После десятиминутного размышления он решил отложить на завтра начало и приняться сейчас за описание Алжира.
И он написал на своем листе бумаги: «Алжир – это город, весь белый…», не умея сказать ничего другого. Перед его глазами снова встал красивый, светлый город с плоскими домиками, каскадом сбегающими с вершины горы к морю, но он не находил ни одного слова, чтобы передать то, что видел, что пережил.
После долгих усилий он прибавил: «Часть его населена арабами…» Потом бросил перо на стол и встал.
На маленькой железной кровати, на которой от тяжести его тела образовалась впадина, валялось в беспорядке его старое будничное платье; оно казалось каким-то пустым, усталым, дряблым, отвратительным, словно старые отрепья из морга. А шелковый опрокинутый цилиндр, лежавший на соломенном стуле, единственный его цилиндр, казалось, просил подаяния.

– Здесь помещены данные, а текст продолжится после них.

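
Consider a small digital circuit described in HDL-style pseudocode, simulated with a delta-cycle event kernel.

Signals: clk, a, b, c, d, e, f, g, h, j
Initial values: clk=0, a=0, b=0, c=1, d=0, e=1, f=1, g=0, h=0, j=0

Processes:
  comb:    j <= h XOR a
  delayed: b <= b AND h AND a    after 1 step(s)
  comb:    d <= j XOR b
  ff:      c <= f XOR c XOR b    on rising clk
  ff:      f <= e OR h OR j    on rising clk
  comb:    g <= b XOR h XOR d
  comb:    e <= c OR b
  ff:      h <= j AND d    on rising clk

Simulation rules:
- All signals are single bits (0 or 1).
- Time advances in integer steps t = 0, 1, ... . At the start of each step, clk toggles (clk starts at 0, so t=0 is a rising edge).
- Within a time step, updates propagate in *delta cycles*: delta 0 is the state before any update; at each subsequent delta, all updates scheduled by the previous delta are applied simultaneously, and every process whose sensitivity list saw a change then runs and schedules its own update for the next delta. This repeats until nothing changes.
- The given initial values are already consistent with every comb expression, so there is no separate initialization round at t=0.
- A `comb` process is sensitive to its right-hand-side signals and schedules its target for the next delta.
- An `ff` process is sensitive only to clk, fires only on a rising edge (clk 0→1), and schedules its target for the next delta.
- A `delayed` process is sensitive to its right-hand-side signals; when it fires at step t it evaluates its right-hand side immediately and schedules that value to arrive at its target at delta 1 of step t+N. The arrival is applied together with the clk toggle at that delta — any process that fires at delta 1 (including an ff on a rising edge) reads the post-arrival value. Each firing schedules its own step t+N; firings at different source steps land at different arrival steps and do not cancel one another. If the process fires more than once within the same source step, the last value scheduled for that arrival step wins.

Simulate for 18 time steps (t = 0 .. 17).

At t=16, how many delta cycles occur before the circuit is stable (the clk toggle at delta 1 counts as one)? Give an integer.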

На стенах комнаты, оклеенной серыми обоями с голубыми букетами, было столько же пятен, сколько цветов, – старых подозрительных пятен, происхождение которых не поддавалось определению: раздавленные насекомые или капли масла, следы пальцев, жирных от помады, или брызги мыльной пены. На всем лежала печать унизительной нищеты – нищеты меблированных комнат Парижа. И возмущение против собственной бедности охватило Дюруа. Он решил, что надо уйти отсюда сейчас же, что завтра же надо покончить с этим жалким существованием.
Внезапно вновь охваченный усердием к работе, он снова сел за стол и снова стал искать слова, чтобы правильно передать своеобразное очарование Алжира, этого преддверия таинственных глубин Африки – Африки кочевых арабов и неизвестных негритянских племен, Африки неисследованной и манящей, той Африки, откуда привозят неправдоподобных сказочных животных, которых нам показывают иногда в общественных садах: страусов, напоминающих каких-то странных кур, газелей, божественно-грациозных коз, удивительных и уродливых жирафов, важных верблюдов, чудовищных гиппопотамов, безобразных носорогов и горилл, этих страшных братьев человека.

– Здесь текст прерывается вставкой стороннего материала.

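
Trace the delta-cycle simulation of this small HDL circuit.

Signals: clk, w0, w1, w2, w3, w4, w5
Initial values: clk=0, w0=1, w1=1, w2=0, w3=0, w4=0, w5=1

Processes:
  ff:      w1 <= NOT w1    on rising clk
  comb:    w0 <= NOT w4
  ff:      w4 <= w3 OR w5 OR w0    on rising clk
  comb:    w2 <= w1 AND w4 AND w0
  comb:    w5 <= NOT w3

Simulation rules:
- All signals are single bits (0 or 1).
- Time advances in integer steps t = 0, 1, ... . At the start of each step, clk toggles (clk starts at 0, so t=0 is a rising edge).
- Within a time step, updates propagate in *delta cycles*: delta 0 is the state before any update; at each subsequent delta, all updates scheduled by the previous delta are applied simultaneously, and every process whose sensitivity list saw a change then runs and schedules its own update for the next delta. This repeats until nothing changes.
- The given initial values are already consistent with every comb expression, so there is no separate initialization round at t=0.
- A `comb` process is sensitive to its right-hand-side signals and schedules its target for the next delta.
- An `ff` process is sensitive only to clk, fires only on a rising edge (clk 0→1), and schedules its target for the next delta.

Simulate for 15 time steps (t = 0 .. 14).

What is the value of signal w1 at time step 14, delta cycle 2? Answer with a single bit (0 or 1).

1

t0.Δ0 clk=0 w2=0 w4=0 w5=1 w3=0 w0=1 w1=1
t0.Δ1 clk=1 w2=0 w4=0 w5=1 w3=0 w0=1 w1=1
t0.Δ2 clk=1 w2=0 w4=1 w5=1 w3=0 w0=1 w1=0
t0.Δ3 clk=1 w2=0 w4=1 w5=1 w3=0 w0=0 w1=0
t1.Δ0 clk=1 w2=0 w4=1 w5=1 w3=0 w0=0 w1=0
t1.Δ1 clk=0 w2=0 w4=1 w5=1 w3=0 w0=0 w1=0
t2.Δ0 clk=0 w2=0 w4=1 w5=1 w3=0 w0=0 w1=0
t2.Δ1 clk=1 w2=0 w4=1 w5=1 w3=0 w0=0 w1=0
t2.Δ2 clk=1 w2=0 w4=1 w5=1 w3=0 w0=0 w1=1
t3.Δ0 clk=1 w2=0 w4=1 w5=1 w3=0 w0=0 w1=1
t3.Δ1 clk=0 w2=0 w4=1 w5=1 w3=0 w0=0 w1=1
t4.Δ0 clk=0 w2=0 w4=1 w5=1 w3=0 w0=0 w1=1
t4.Δ1 clk=1 w2=0 w4=1 w5=1 w3=0 w0=0 w1=1
t4.Δ2 clk=1 w2=0 w4=1 w5=1 w3=0 w0=0 w1=0
t5.Δ0 clk=1 w2=0 w4=1 w5=1 w3=0 w0=0 w1=0
t5.Δ1 clk=0 w2=0 w4=1 w5=1 w3=0 w0=0 w1=0
t6.Δ0 clk=0 w2=0 w4=1 w5=1 w3=0 w0=0 w1=0
t6.Δ1 clk=1 w2=0 w4=1 w5=1 w3=0 w0=0 w1=0
t6.Δ2 clk=1 w2=0 w4=1 w5=1 w3=0 w0=0 w1=1
t7.Δ0 clk=1 w2=0 w4=1 w5=1 w3=0 w0=0 w1=1
t7.Δ1 clk=0 w2=0 w4=1 w5=1 w3=0 w0=0 w1=1
t8.Δ0 clk=0 w2=0 w4=1 w5=1 w3=0 w0=0 w1=1
t8.Δ1 clk=1 w2=0 w4=1 w5=1 w3=0 w0=0 w1=1
t8.Δ2 clk=1 w2=0 w4=1 w5=1 w3=0 w0=0 w1=0
t9.Δ0 clk=1 w2=0 w4=1 w5=1 w3=0 w0=0 w1=0
t9.Δ1 clk=0 w2=0 w4=1 w5=1 w3=0 w0=0 w1=0
t10.Δ0 clk=0 w2=0 w4=1 w5=1 w3=0 w0=0 w1=0
t10.Δ1 clk=1 w2=0 w4=1 w5=1 w3=0 w0=0 w1=0
t10.Δ2 clk=1 w2=0 w4=1 w5=1 w3=0 w0=0 w1=1
t11.Δ0 clk=1 w2=0 w4=1 w5=1 w3=0 w0=0 w1=1
t11.Δ1 clk=0 w2=0 w4=1 w5=1 w3=0 w0=0 w1=1
t12.Δ0 clk=0 w2=0 w4=1 w5=1 w3=0 w0=0 w1=1
t12.Δ1 clk=1 w2=0 w4=1 w5=1 w3=0 w0=0 w1=1
t12.Δ2 clk=1 w2=0 w4=1 w5=1 w3=0 w0=0 w1=0
t13.Δ0 clk=1 w2=0 w4=1 w5=1 w3=0 w0=0 w1=0
t13.Δ1 clk=0 w2=0 w4=1 w5=1 w3=0 w0=0 w1=0
t14.Δ0 clk=0 w2=0 w4=1 w5=1 w3=0 w0=0 w1=0
t14.Δ1 clk=1 w2=0 w4=1 w5=1 w3=0 w0=0 w1=0
t14.Δ2 clk=1 w2=0 w4=1 w5=1 w3=0 w0=0 w1=1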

Он смутно чувствовал, как в нем возникают мысли; он мог бы, пожалуй, рассказать их, но ему не удавалось выразить их на бумаге. Раздраженный сознанием своего бессилия, он снова встал; руки его были влажны от пота, кровь стучала в висках.
Когда он заметил счет от прачки, принесенный в тот же вечер привратником, его сразу охватило полное отчаяние. Радость, вера в себя и будущее покинули его. Кончено, все кончено, он ничего не сделает, из него ничего не выйдет; он чувствовал себя ничтожным, неспособным ни к чему, лишним, обреченным.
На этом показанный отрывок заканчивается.